# Any tilers out there?



## Jellybaby (Aug 10, 2007)

Hi,
I know this may seem to be a strange topic but I have a problem with my new kitchen floor.  We bought black, porcelain floor tiles from Wickes and already there is a scratch on one of the tiles  .  There is a big white scratch across the tile in question (I guess it shows white because the black has been scratched away?) and the floor isn't even finished yet  !  I'm not sure how / if it can be fixed and would appreciate some advice if you know.
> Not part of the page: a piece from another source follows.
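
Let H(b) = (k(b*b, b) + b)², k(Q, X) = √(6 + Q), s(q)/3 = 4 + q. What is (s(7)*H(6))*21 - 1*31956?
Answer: 22098 + 8316*√42 ≈ 75992.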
I thought you may be able to get a black wax type product to rub onto the tile and rub off to hide the mark but after a quick search of the internet, it would appear not?  I don;t even know how this happened   - nobody wears shoes in the house and nothing has been dragged across the floor.  I'm gutted  .
Thanks,
JB. x


----------



## Tina xx (Aug 30, 2006)

Hi Jellybaby, I wouldn't have a clue hun, but this is what I came up with on google:

The best way to repair damaged tile, meaning, the way to achieve the most appealing result, is to remove the damaged tile, and replace it with an identical tile. This involves a little bit of work, as well as requiring you to have a replacement tile. 
If you do not have any extra tile, there is a way to hide a scratch. I would suggest buying a small amount of latex paint that matches the color of your tile. Then buy some 2-part epoxy, available at Wal-mart or your hardware store. Mix a little bit of the paint in with the epoxy. You might want to experiment with the mixture to get the best combination. Then, just use a toothpick to apply the epoxy/paint mixture to the scratch. If it's uneven when you're done, use some fine sandpaper to level it out. This method will probably not look as good as replacing the tile, but it's easier, and unless you tell people, they probably won't notice.

Hope this helps, sorry if it doesn't  Good luck


----------